Because moving a drug candidate from the lab to the clinic costs hundreds of millions dollars, assays that better predict whether a compound will succeed in human trials could help pharmaceutical companies identify the most promising drugs in which to invest their resources.
“[The new strategy] could either be used in the late preclinical stage to confirm the cellular actions of particular leads, or even better as a driver of early exploratory preclinical testing, revealing new targets and pathways,” noted study coauthor Clifford Woolf, director of the F.M. Kirby Neurobiology Center at Boston Children’s Hospital.
Researchers led by Lee Rubin at Harvard Medical School developed the new assay by taking embryonic stem cells from both healthy mice and those with a mutation in the gene SOD1 that is known to cause ALS in people. After differentiating the stem cells into motor neurons—the cells affected by ALS—the group exposed them to 5000 small molecule compounds, while also removing essential trophic factors from the cells’ environment in order to accelerate their death.
Among their hits, kenpaullone—an inhibitor of the enzyme GSK-3, which controls cell growth and death—stood out in their initial screen. It strongly promoted survival of both normal and mutated motor neurons and kept them morphologically healthy. In another experiment, the group showed that the drug decreased levels of SOD1, which is thought to aggregate in the motor neurons of people with the disorder.
Testing kenpaullone on motor neurons derived from induced pluripotent stem cells of two ALS patients with mutations in either SOD1 or TDP-43 (another protein associated with ALS), the team found that the small molecule substantially boosted MN survival—by 2- to 4-fold, depending on the dose—of both healthy and diseased cells, compared to untreated cells.
In contrast, two drug candidates that recently failed phase III clinical trials were less effective when tested in the same assay; dexpramipexole had no effect on patient-derived motor neurons, and olesoxime had a variable but moderately positive effect.
It’s not clear how the SOD1 mutation leads to the degeneration of motor neurons; knowing this biology could inform additional endpoints for the stem cell assay, said Alysson Muotri, assistant professor of pediatrics and cellular and molecular medicine at the University of California, San Diego, who was not involved in the new study.
What’s more, kenpaullone hasn’t been tested in living mice yet. And, as with all cell culture assays, it is an open question as to “the extent to which changes in neurons in a dish phenocopy complex diseases that may take many years to manifest, and if rescue of the phenotype by a hit in a screen will translate into therapeutic benefit in patients,” Woolf noted.
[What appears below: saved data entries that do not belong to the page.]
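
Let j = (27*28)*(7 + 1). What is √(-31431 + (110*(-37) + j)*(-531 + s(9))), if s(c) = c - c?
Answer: I*√1081749 ≈ 1040.1*I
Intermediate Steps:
s(c) = 0
j = 6048 (j = 756*8 = 6048)
√(-31431 + (110*(-37) + j)*(-531 + s(9))) = √(-31431 + (110*(-37) + 6048)*(-531 + 0)) = √(-31431 + (-4070 + 6048)*(-531)) = √(-31431 + 1978*(-531)) = √(-31431 - 1050318) = √(-1081749) = I*√1081749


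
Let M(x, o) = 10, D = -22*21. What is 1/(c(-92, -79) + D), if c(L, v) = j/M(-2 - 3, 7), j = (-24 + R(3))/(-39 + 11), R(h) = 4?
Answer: -14/6467 ≈ -0.0021648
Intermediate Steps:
D = -462
j = 5/7 (j = (-24 + 4)/(-39 + 11) = -20/(-28) = -20*(-1/28) = 5/7 ≈ 0.71429)
c(L, v) = 1/14 (c(L, v) = (5/7)/10 = (5/7)*(1/10) = 1/14)
1/(c(-92, -79) + D) = 1/(1/14 - 462) = 1/(-6467/14) = -14/6467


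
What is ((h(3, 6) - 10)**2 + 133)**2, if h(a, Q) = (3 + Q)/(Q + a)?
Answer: 45796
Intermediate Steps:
h(a, Q) = (3 + Q)/(Q + a)
((h(3, 6) - 10)**2 + 133)**2 = (((3 + 6)/(6 + 3) - 10)**2 + 133)**2 = ((9/9 - 10)**2 + 133)**2 = (((1/9)*9 - 10)**2 + 133)**2 = ((1 - 10)**2 + 133)**2 = ((-9)**2 + 133)**2 = (81 + 133)**2 = 214**2 = 45796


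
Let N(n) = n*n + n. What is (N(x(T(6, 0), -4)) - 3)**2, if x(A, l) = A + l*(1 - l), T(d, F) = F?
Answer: 142129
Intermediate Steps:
N(n) = n + n**2 (N(n) = n**2 + n = n + n**2)
(N(x(T(6, 0), -4)) - 3)**2 = ((0 - 4 - 1*(-4)**2)*(1 + (0 - 4 - 1*(-4)**2)) - 3)**2 = ((0 - 4 - 1*16)*(1 + (0 - 4 - 1*16)) - 3)**2 = ((0 - 4 - 16)*(1 + (0 - 4 - 16)) - 3)**2 = (-20*(1 - 20) - 3)**2 = (-20*(-19) - 3)**2 = (380 - 3)**2 = 377**2 = 142129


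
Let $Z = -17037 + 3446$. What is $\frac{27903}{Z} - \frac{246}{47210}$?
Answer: $- \frac{660322008}{320815555} \approx -2.0583$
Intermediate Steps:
$Z = -13591$
$\frac{27903}{Z} - \frac{246}{47210} = \frac{27903}{-13591} - \frac{246}{47210} = 27903 \left(- \frac{1}{13591}\right) - \frac{123}{23605} = - \frac{27903}{13591} - \frac{123}{23605} = - \frac{660322008}{320815555}$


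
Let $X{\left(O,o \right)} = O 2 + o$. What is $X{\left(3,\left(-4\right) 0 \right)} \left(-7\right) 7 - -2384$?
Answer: $2090$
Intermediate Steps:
$X{\left(O,o \right)} = o + 2 O$ ($X{\left(O,o \right)} = 2 O + o = o + 2 O$)
$X{\left(3,\left(-4\right) 0 \right)} \left(-7\right) 7 - -2384 = \left(\left(-4\right) 0 + 2 \cdot 3\right) \left(-7\right) 7 - -2384 = \left(0 + 6\right) \left(-7\right) 7 + 2384 = 6 \left(-7\right) 7 + 2384 = \left(-42\right) 7 + 2384 = -294 + 2384 = 2090$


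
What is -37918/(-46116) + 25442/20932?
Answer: 122936428/60331257 ≈ 2.0377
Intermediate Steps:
-37918/(-46116) + 25442/20932 = -37918*(-1/46116) + 25442*(1/20932) = 18959/23058 + 12721/10466 = 122936428/60331257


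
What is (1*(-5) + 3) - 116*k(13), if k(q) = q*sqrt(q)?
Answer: -2 - 1508*sqrt(13) ≈ -5439.2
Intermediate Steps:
k(q) = q**(3/2)
(1*(-5) + 3) - 116*k(13) = (1*(-5) + 3) - 1508*sqrt(13) = (-5 + 3) - 1508*sqrt(13) = -2 - 1508*sqrt(13)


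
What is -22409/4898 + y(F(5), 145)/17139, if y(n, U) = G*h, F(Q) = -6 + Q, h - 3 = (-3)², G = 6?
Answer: -127905065/27982274 ≈ -4.5709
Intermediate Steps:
h = 12 (h = 3 + (-3)² = 3 + 9 = 12)
y(n, U) = 72 (y(n, U) = 6*12 = 72)
-22409/4898 + y(F(5), 145)/17139 = -22409/4898 + 72/17139 = -22409*1/4898 + 72*(1/17139) = -22409/4898 + 24/5713 = -127905065/27982274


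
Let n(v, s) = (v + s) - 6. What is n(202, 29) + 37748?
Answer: 37973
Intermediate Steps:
n(v, s) = -6 + s + v (n(v, s) = (s + v) - 6 = -6 + s + v)
n(202, 29) + 37748 = (-6 + 29 + 202) + 37748 = 225 + 37748 = 37973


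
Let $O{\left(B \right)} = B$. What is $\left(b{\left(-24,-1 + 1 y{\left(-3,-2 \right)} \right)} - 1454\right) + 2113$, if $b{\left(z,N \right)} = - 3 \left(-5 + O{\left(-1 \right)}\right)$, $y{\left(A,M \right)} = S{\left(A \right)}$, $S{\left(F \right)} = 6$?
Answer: $677$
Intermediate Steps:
$y{\left(A,M \right)} = 6$
$b{\left(z,N \right)} = 18$ ($b{\left(z,N \right)} = - 3 \left(-5 - 1\right) = \left(-3\right) \left(-6\right) = 18$)
$\left(b{\left(-24,-1 + 1 y{\left(-3,-2 \right)} \right)} - 1454\right) + 2113 = \left(18 - 1454\right) + 2113 = -1436 + 2113 = 677$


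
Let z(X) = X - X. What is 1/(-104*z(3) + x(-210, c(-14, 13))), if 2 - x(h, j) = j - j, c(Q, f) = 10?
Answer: ½ ≈ 0.50000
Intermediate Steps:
z(X) = 0
x(h, j) = 2 (x(h, j) = 2 - (j - j) = 2 - 1*0 = 2 + 0 = 2)
1/(-104*z(3) + x(-210, c(-14, 13))) = 1/(-104*0 + 2) = 1/(0 + 2) = 1/2 = ½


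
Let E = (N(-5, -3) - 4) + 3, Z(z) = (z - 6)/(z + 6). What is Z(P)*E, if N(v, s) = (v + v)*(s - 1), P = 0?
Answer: -39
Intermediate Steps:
Z(z) = (-6 + z)/(6 + z)
N(v, s) = 2*v*(-1 + s) (N(v, s) = (2*v)*(-1 + s) = 2*v*(-1 + s))
E = 39 (E = (2*(-5)*(-1 - 3) - 4) + 3 = (2*(-5)*(-4) - 4) + 3 = (40 - 4) + 3 = 36 + 3 = 39)
Z(P)*E = ((-6 + 0)/(6 + 0))*39 = (-6/6)*39 = ((⅙)*(-6))*39 = -1*39 = -39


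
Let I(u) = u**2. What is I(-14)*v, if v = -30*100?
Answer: -588000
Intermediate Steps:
v = -3000
I(-14)*v = (-14)**2*(-3000) = 196*(-3000) = -588000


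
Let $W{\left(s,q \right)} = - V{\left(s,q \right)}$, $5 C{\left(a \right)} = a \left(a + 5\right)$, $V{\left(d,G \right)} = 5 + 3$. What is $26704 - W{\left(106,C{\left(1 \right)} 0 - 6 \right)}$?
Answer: $26712$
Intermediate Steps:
$V{\left(d,G \right)} = 8$
$C{\left(a \right)} = \frac{a \left(5 + a\right)}{5}$ ($C{\left(a \right)} = \frac{a \left(a + 5\right)}{5} = \frac{a \left(5 + a\right)}{5}$)
$W{\left(s,q \right)} = -8$ ($W{\left(s,q \right)} = \left(-1\right) 8 = -8$)
$26704 - W{\left(106,C{\left(1 \right)} 0 - 6 \right)} = 26704 - -8 = 26704 + 8 = 26712$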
But Muotri sees great potential for stem cell-based assays and their use for drug discovery. “Stem cell based screens will definitely speed up drug discovery, bringing more powerful candidates to clinical trial,” said Muotri. “I can see this going into personalized medicine—we will be testing drugs and doses in motor neurons derived from each patient to personalize treatment.”
1. Yang, Y. M., S. K. Gupta, K. J. Kim, B. E. Powers, A. Cerqueira, B. J. Wainger, H. D. Ngo, K. A. Rosowski, P. A. Schein, C. A. Ackeifi, et al. 2013. A small molecule screen in Stem-Cell-derived motor neurons identifies a kinase inhibitor as a candidate therapeutic for ALS. Cell Stem Cell (April).